Tüm bunların yanı sıra irili ufaklı maddi hırsızlıkların dışında, pek çok çalışanın, özelikle kuruma bağlılığı düşük çalışanların çaldığı ve takibi çok zor olan, çok değerli bir şeyin varlığından söz eden Çanacık, en değerli 'hırsızlık'lardan biri olarak 'zaman hırsızlığı'nı gösteriyor. İşyerinde motivasyonları ve bağlılıkları düşük olduğu için pek çok çalışanın, internette veya benzeri iş dışı konularla vakit harcayarak daha verimsiz çalıştığını söyleyen Çanacık, bunu kuruma verilebilecek en büyük zarar olarak gösteriyor.
Neler yapılabilir?
İşyerinde yaşanan "hırsızlık"lara karşılık önlem almanın yollarını gösteren Burcu Çanacık, kurumlara tavsiyelerde bulundu.
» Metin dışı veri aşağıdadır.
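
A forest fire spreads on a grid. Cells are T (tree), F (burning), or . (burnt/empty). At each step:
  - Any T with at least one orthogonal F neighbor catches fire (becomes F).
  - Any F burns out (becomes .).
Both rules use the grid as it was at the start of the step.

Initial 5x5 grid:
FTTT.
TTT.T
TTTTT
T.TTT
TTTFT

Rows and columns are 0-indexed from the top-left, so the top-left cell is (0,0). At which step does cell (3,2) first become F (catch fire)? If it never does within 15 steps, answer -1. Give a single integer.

Step 1: cell (3,2)='T' (+5 fires, +2 burnt)
Step 2: cell (3,2)='F' (+7 fires, +5 burnt)
  -> target ignites at step 2
Step 3: cell (3,2)='.' (+7 fires, +7 burnt)
Step 4: cell (3,2)='.' (+1 fires, +7 burnt)
Step 5: cell (3,2)='.' (+0 fires, +1 burnt)
  fire out at step 5

2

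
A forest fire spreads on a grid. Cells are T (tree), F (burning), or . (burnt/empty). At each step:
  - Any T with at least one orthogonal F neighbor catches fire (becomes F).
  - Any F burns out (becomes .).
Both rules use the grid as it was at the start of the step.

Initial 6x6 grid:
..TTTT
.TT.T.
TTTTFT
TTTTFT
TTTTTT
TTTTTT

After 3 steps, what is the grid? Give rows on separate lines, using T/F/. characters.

Step 1: 6 trees catch fire, 2 burn out
  ..TTTT
  .TT.F.
  TTTF.F
  TTTF.F
  TTTTFT
  TTTTTT
Step 2: 6 trees catch fire, 6 burn out
  ..TTFT
  .TT...
  TTF...
  TTF...
  TTTF.F
  TTTTFT
Step 3: 8 trees catch fire, 6 burn out
  ..TF.F
  .TF...
  TF....
  TF....
  TTF...
  TTTF.F

..TF.F
.TF...
TF....
TF....
TTF...
TTTF.F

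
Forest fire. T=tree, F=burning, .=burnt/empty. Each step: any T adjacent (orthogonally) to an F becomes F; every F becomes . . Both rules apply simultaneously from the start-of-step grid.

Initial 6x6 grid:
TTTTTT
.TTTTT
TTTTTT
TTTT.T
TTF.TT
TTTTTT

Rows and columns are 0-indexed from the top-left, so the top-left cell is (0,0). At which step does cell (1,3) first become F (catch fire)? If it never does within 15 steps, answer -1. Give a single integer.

Step 1: cell (1,3)='T' (+3 fires, +1 burnt)
Step 2: cell (1,3)='T' (+6 fires, +3 burnt)
Step 3: cell (1,3)='T' (+6 fires, +6 burnt)
Step 4: cell (1,3)='F' (+7 fires, +6 burnt)
  -> target ignites at step 4
Step 5: cell (1,3)='.' (+5 fires, +7 burnt)
Step 6: cell (1,3)='.' (+4 fires, +5 burnt)
Step 7: cell (1,3)='.' (+1 fires, +4 burnt)
Step 8: cell (1,3)='.' (+0 fires, +1 burnt)
  fire out at step 8

4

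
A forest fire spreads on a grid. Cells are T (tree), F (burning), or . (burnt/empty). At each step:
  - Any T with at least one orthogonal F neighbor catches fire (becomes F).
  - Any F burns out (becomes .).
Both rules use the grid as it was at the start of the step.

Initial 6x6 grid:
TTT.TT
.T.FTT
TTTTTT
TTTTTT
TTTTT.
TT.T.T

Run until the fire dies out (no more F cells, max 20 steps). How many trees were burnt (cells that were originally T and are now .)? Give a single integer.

Step 1: +2 fires, +1 burnt (F count now 2)
Step 2: +5 fires, +2 burnt (F count now 5)
Step 3: +6 fires, +5 burnt (F count now 6)
Step 4: +7 fires, +6 burnt (F count now 7)
Step 5: +3 fires, +7 burnt (F count now 3)
Step 6: +4 fires, +3 burnt (F count now 4)
Step 7: +1 fires, +4 burnt (F count now 1)
Step 8: +0 fires, +1 burnt (F count now 0)
Fire out after step 8
Initially T: 29, now '.': 35
Total burnt (originally-T cells now '.'): 28

Answer: 28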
Büyük hırsızlıkların takibi için şirketlerin kontrol mekanizmaları geliştirmesini öneren Çanacık, bu mekanizmaları özellikle üst düzey için yoğunlaştırmak gerektiğini vurguladı.
Yapılan bir araştırmadan örnek veren Burcu Çanacık, çalışanlar ne kadar üst düzey ise, çaldıklarında da maddi kayıpların o denli zarar verici olduğunu söylüyor ve şöyle devam ediyor: "Küçük hırsızlıkları kontrol etmek zordur. Bu nedenle çalışanların bağlılığını artırmak, pek çok konuda faydalı olacağı gibi, bir çalışan için küçük ancak kurum genelinde kümülatif zarar getiren ufak tefek hırsızlıklar için de önleyici olacaktır.
Verim artışı gerek
Zaman hırsızlığını da aynı şekilde, çalışan bağlılığını artırarak önleyebiliriz. İnternet konusunda kısıtlama getirmek artık pek de işe yaramıyor. Çalışanlar kurum tarafından engellenmiş sitelere farklı aracı web siteleri üzerinden ulaşabiliyorlar. Ayrıca, internet dışında da pek çok zaman hırsızı mevcut: Uzun ve sık kahve molaları, motivasyon düşüklüğü nedeniyle işin yapılması gerekenden yavaş yapılması vb. Bu nedenle geçici çözümlerden ziyade kalıcı verim artışı istiyorsanız, çalışanlarınızın işlerinden, iş ortamlarından, ilk amirlerinden memnuniyetini artırmak ve kuruma bağlılıklarını sağlamak ilk atacağınız adım olmalıdır."